While the lamb roasted in its fiery hole, we were treated to a memorable foraging trip with Stephen Barstow, navigating all sorts of edible weeds in amongst the turnips, fat hen, and pineapple weed for making tea and winter cress; woodland plants such as rock bramble and rowan berries; and various mushrooms including hedgehog fungus, chanterelle, edible milk cap and fly agaric. Those present were taught how to eat the iconic fly agaric toadstool, dissolving the toxins by boiling slices in repeated changes of water, a process best described here.
Over the weekend, the trees shifted rapidly from green to an autumnal copper. The changing of the seasons happens very quickly in the far north, and this dramatic arrival of cold heralds the equinox, shortened days, and the arrival of a challenging winter ahead. It’s an important time to fatten up.
The morning was garnished by symposium-style talks, including one from a Sami reindeer herder, Laila Spik, who spoke of how animals and plants here were not not only used for food and nourishment, but also for medical purposes. Further thoughts on rare, wild, and perennial vegetables came from Barstow, and I was given the floor to explore the ideas of how eating guinea pigs in Peru benefits each species in the bilateral agreement. In case you’re interested, these guinea pigs are kept warm and fed premium garden veg trimmings in people’s houses—people who then have a great, fresh source of meat without creating an ecological impact. All these videos of these talks will be online soon enough, so watch the Arktisk Matfestival Twitter feed.
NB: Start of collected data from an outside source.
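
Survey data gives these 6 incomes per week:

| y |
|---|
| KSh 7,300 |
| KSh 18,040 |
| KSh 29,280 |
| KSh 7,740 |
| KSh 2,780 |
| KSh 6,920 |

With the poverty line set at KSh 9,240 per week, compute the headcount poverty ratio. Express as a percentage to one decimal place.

66.7%

4 of the 6 individuals have income below KSh 9,240.
H = 4/6 = 66.7%.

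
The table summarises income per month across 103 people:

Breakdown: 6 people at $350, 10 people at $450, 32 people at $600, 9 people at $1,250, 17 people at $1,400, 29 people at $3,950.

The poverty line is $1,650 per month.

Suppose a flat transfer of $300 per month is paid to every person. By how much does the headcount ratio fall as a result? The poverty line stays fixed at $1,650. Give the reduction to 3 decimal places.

0.165

Before: below the line — 6×$350, 10×$450, 32×$600, 9×$1,250, 17×$1,400; headcount ratio = 0.71845.
After the $300 transfer: below the line — 6×$650, 10×$750, 32×$900, 9×$1,550; headcount ratio = 0.55340.
Reduction = 0.71845 − 0.55340 = 0.165.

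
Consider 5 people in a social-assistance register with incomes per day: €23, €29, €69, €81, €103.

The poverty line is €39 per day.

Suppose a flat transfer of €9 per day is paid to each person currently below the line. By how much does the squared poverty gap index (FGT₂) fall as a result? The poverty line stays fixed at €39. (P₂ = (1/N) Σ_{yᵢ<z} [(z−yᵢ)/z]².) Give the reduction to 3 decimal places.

Before: below the line — €23, €29; squared poverty gap index (FGT₂) = 0.04681.
After the €9 transfer: below the line — €32, €38; squared poverty gap index (FGT₂) = 0.00657.
Reduction = 0.04681 − 0.00657 = 0.040.

0.040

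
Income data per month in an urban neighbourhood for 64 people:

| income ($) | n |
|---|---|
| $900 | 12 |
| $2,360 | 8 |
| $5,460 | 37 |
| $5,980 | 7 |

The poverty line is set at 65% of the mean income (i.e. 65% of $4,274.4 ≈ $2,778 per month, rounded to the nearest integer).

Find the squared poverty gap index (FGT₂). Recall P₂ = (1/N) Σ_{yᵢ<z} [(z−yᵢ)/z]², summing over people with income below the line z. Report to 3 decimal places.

0.089

Incomes under z: 12×$900, 8×$2,360 (q = 20 of N = 64).
Relative gaps: (2778−900)/2778 = 0.6760 (×12); (2778−2360)/2778 = 0.1505 (×8).
Squared: 0.4570 (×12); 0.0226 (×8).
Sum = 5.665257; P₂ = 5.665257 / 64 = 0.089.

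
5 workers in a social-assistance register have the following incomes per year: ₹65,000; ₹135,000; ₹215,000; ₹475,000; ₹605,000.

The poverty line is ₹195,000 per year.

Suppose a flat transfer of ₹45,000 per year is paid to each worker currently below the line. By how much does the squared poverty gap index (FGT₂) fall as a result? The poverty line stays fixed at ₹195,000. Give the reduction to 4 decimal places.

Before: below the line — ₹65,000, ₹135,000; squared poverty gap index (FGT₂) = 0.107824.
After the ₹45,000 transfer: below the line — ₹110,000, ₹180,000; squared poverty gap index (FGT₂) = 0.039185.
Reduction = 0.107824 − 0.039185 = 0.0686.

0.0686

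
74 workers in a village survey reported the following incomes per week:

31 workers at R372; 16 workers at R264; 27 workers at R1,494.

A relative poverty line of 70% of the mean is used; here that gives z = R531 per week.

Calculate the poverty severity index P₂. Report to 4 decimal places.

Below z: 16×R264, 31×R372 (q = 47 of N = 74).
Relative gaps: (531−264)/531 = 0.5028 (×16); (531−372)/531 = 0.2994 (×31).
Squared: 0.2528 (×16); 0.0897 (×31).
Sum = 6.824827; P₂ = 6.824827 / 74 = 0.0922.

0.0922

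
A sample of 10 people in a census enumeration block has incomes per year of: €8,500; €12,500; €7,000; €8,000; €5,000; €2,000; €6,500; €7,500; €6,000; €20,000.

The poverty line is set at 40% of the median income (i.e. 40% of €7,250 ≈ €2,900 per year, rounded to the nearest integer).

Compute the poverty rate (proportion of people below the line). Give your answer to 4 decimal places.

0.1000

1 of the 10 people have income below €2,900.
H = 1/10 = 0.1000.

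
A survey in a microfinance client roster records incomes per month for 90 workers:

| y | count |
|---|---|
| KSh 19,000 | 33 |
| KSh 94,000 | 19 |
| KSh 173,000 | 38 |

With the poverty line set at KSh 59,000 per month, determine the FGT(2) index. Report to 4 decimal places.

0.1685

Below the line: 33×KSh 19,000 (q = 33 of N = 90).
Normalized shortfalls: (59000−19000)/59000 = 0.6780 (×33).
Squared: 0.4596 (×33).
Sum = 15.168055; P₂ = 15.168055 / 90 = 0.1685.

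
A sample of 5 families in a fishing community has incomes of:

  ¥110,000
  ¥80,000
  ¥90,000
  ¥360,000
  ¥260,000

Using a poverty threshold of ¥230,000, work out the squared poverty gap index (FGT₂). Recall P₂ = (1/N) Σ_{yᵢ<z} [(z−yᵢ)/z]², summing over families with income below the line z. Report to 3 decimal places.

Poor units: ¥80,000, ¥90,000, ¥110,000 (q = 3 of N = 5).
Relative gaps: (230000−80000)/230000 = 0.6522; (230000−90000)/230000 = 0.6087; (230000−110000)/230000 = 0.5217.
Squared: 0.4253; 0.3705; 0.2722.
Sum = 1.068053; P₂ = 1.068053 / 5 = 0.214.

0.214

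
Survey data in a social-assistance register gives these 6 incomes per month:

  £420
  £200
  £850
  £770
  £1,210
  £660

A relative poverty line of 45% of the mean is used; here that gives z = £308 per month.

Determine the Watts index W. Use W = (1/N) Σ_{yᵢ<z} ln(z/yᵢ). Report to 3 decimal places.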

As we exhumed our lunch, the ground bellowing juniper-and-lamb-scented steam, we unpicked the charred dough cover to expose succulent and fatty lamb. Our alfresco lunch around a fire was a complete pleasure, and it seemed there was nobody more fitting to have present than two gentlemen legendary for their serious lunching habit—chefs Fergus Henderson and Trevor Gulliver of St. John restaurant in London. These two big-hearted souls brought their warmest of spirits to the north, and it was these two who brought our afternoon to a close with glorious reflections on everything from logic and meat to magic.
For a memorable, informative, and reaffirming few days, save the dates for next year—Sunday 20th and Monday 21st September 2015. After a season of diving for sea urchins in the Arctic, the motivated and inspiring Sloan will be curating the event, which will be centred on the theme “oceans”. I’m honoured to let you know that I have been asked to be the host, and I can really say, with every bone in my body, that I look forward to welcoming you all to the wonderful little town of Mosjøen, and introducing you to some friends of mine.